Photos: I Wish Fifth Ward . . .

14 Comment

  • So far, all the lines have been used up, with such wishes as “Prosperity” and “Nonviolence” and “Overflow Blessings.”

    So it really is just a “wish” list instead of a community call to action….

  • I wish 5th Ward “blight was leveled and redeveloped”.

    Too harsh? Too much of a reality check?

    All “feel good” projects like this have one thing in common: Accomplishing nothing.

    Hope only has one ability…to do nothing. Actions are the only way things change.

  • Aren’t all of those wishes responsibility of the residents of the community?

  • There are no minors at Rice.

  • I wish alot of poster on here would shut up.. I swear all the majority of people on this thing do is bitch about something.

  • heyzeus, minors have been available at Rice since around 2006/2007:

  • This is a great opportunity to promote a book I’m [thinking about] writing titled “ROI: College Degree versus Debt Degree.”
    The foreword goes something like this:

    In today’s competitive world, our children need to know that they won’t die with loads of student debt. This book seeks to illustrate the concept of return on educational investment. Upon reading and understanding it, high school graduates will know why sometimes it’s better to start working immediately than it is to choose a degree plan they can never afford.

  • Wow, you can actually major in poverty now. :)

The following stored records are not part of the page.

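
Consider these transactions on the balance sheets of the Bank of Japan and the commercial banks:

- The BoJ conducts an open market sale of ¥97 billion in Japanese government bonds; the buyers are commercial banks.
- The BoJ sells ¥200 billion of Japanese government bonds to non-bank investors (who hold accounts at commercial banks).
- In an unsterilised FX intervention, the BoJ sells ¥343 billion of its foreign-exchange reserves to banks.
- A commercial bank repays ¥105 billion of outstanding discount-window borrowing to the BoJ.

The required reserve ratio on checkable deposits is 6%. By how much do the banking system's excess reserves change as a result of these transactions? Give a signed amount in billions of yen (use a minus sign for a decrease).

OMO sale (to banks) ¥97 billion: reserves −¥97B, deposits 0.
Asset sale (to non-banks) ¥200 billion: reserves −¥200B, deposits −¥200B.
FX sale ¥343 billion: reserves −¥343B, deposits 0.
Discount-window repayment ¥105 billion: reserves −¥105B, deposits 0.
Totals: Δreserves = −¥745B, Δdeposits = −¥200B.
Δrequired reserves = 6% × −¥200B = −¥12B.
Δexcess reserves = Δreserves − Δrequired = −¥745B − (−¥12B) = -¥733 billion.

-¥733 billion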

  • @ Brandon, we come here to bitch, this is what SwampLot is for. Show me a better Houston real estate complaint blog and I’ll certainly take a look, but I like this place.

  • @mek ju, a college degree has always been an easy way into upper middle class, not so much these days. I think personal drive plays an even bigger role than a degree, although personal drive AND a degree is unbeatable.

    I’ve met many people with advanced degrees who can’t explain a single concept outside of their narrow field of study.

  • I’ve learned something here today, Rodrigo! I guess now that tuition is $36k, the ol’ alma mater had to offer a little something extra.

  • I’ve not only met but worked for people with advanced degrees who can barely SPELL!

  • MarketingWiz, us engineering graduates cannot spell or perform good grammar either.

  • @Mr. Clean: Then I’d ask for a refund.